While studying mechanical engineering at Stanford, Debbie Sterling was shocked by how few women were in her classes. In an effort to encourage more women to join the field, Sterling decided to launch a startup that would tackle the problem from the ground up — literally.
Sterling’s company GoldieBlox is a children’s toy company known for its main character Goldie, the world’s first girl engineer to be marketed to kids. Since 2012, Sterling has sold more than 1 million construction sets with the hopes of getting girls interested in engineering at an early age. The numbers are bleak — just some 14% of engineers worldwide are women — but Sterling thinks her brand stands to have an impact. That’s why Goldiblox announced last week that it is scaling the company beyond toys into chapter books as well. Partnering with Random House, Goldiblox will launch a series of books about Goldie and her friends in early 2017.
Last week I attended the Global Entrepreneurship Summit at Stanford along with Sterling, where we caught up on how Goldiblox is going, her new partnership with Random House and the issues facing female founders today.
Caroline Fairchild: Give me a little background on how Goldiblox started.
Debbie Sterling: Ever since the beginning, I wanted to build a global franchise around empowering girls. I don’t want to think of it as the anti-princess movement, but more the more-than-princess movement. I studied models like American Girl and Disney princesses and those franchises that really built these pop culture icons that influence girls at a young age. The way they do that is multi-platform. They have toys, apps, bed sheets, dolls and lifestyle items. They completely encompass a young girl’s life. I wanted to do the same thing, but instead of it being a princess, I wanted to make it about inventing, making, engineering and coding. A lot of times those big companies that have these big properties, they can spend four years getting everything ready. But as a startup in my living room, that wasn’t an option. I started with a construction set because of my mechanical engineering background.
CF: It sounds like you are growing a lot right now at a time when most people are talking about a slowdown in startupland. Why are you scaling across product lines now?
DS: What we have been able to do in the last four years is create this amazing brand that moms love. That is really hard to do. The brand stands for something so much greater than toys, so transitioning into other platforms because of the strength of the brand has been a natural next step for the company. In order to grow into these other platforms, we don’t have to do it ourselves. It’s about finding best-in-class partners who can do it justice. The Random House partnership is a licensing deal. We don’t need extra capital to do chapter books because Random House is investing in the books and we get the royalties. In a time when things are slowing down, because of this powerhouse brand we’ve built, we can grow without a lot of capital investment.
CF: Was it hard to give up some control?
DS: We still get to keep the creative control over the characters, which was really important to me. Goldie is never going to have a tiara, ever. Random House found the most amazing author who is a children's book author and a mechanical engineer. We went through so many authors before we found her. We have been developing character bibles for the past four years, so she is going off of those. The stories, though, bring it to life.

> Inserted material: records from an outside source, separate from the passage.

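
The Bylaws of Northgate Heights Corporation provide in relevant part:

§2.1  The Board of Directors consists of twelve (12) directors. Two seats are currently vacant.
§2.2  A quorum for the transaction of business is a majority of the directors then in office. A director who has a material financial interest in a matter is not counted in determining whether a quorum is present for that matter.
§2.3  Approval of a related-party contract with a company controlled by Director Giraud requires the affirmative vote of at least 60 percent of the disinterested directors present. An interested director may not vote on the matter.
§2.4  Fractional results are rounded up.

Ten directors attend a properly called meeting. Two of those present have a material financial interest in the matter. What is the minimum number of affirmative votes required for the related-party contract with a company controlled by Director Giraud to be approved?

5

The related-party contract with a company controlled by Director Giraud requires three-fifths of the disinterested directors present (10 − 2 = 8).
3/5 of 8 = 4.80, rounded up to 5.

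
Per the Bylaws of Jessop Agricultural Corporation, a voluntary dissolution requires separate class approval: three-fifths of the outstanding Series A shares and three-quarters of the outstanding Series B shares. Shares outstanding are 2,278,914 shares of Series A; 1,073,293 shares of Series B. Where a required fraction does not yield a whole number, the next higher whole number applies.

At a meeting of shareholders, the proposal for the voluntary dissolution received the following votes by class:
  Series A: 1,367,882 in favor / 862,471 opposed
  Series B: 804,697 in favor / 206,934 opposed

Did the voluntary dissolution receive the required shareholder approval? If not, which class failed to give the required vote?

Series A: 3/5 of 2278914 = 1367348.40, rounded up to 1367349; 1,367,349 required, 1,367,882 in favor — approved.
Series B: 3/4 of 1073293 = 804969.75, rounded up to 804970; 804,970 required, 804,697 in favor — not approved.

Not approved — the Series B shares did not give the required vote.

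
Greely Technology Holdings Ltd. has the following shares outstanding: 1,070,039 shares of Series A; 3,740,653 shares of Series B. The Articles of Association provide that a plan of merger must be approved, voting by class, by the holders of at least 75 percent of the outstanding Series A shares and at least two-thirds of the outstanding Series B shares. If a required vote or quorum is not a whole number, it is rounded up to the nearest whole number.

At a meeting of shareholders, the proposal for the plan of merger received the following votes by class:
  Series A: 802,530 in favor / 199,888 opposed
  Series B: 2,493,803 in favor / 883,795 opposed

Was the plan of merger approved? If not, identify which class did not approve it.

Series A: 3/4 of 1070039 = 802529.25, rounded up to 802530; 802,530 required, 802,530 in favor — approved.
Series B: 2/3 of 3740653 = 2493768.67, rounded up to 2493769; 2,493,769 required, 2,493,803 in favor — approved.

Approved — every class gave the required vote.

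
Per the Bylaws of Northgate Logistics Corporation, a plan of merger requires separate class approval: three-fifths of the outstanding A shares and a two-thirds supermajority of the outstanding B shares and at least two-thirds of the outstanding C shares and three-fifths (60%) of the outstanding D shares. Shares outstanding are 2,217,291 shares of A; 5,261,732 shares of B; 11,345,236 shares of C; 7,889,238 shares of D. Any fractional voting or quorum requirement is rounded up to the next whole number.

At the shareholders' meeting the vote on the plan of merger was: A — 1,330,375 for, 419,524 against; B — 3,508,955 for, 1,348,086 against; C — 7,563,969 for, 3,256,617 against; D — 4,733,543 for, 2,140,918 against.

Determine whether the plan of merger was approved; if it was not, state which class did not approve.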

CF: What’s the biggest challenge you are working through right now?
DS: One of the biggest challenges is getting more awareness amongst kids. We’ve done a good job of marketing to moms, but kids are notoriously hard to market to. The holy grail is when you have a brand that kids love and moms approve of and not many brands have that. Lego has that, for example, and I think we have that to, but what we don’t have multi-million dollar marketing budgets to spend on national television commercials. We can’t afford to do that. The biggest challenge is that we are competing against the mega-huge princess, pony and fairy companies that are bombarding girls. We are all fighting for their attention.
CF: So why do you think you’ll still win?
DS: Girls today are different today than they were in the past. These girls are empowered, and they love inventing and making stuff. The play patterns are shifting as well; these girls are more digital and they are entrepreneurial. They are not wanting to be confined by the limiting gender stereotypes of the past. What our brand is offering is very different than all of the old. We are not just trying to sell them crap. We really care. We really want to empower them and encourage them and make them feel proud of it. Long term, I think that is going to win.
CF: We are at the Global Entrepreneurship Summit at Stanford. What’s been the most compelling thought that has come out of the discussions today?
DS: I just got out of a panel around crowdfunding and angel investing. It was a packed room of entrepreneurs from around the world, and I feel really lucky that I live here in Silicon Valley and I was a Stanford alum. I had so many great advantages. I look at the stats of the lack of capital going to women and the lack of women entrepreneurs, and it bothers me and is something I want to change. But at the same time, the people in that room were women and they were all speaking up and they want to know who is investing in women and where to go. It was so great to be there and be one example of success. I hope I inspired these women to stick with it. You have to have a lot of grit. You can’t give up at the first no or the hundredth no. You have to keep going for it.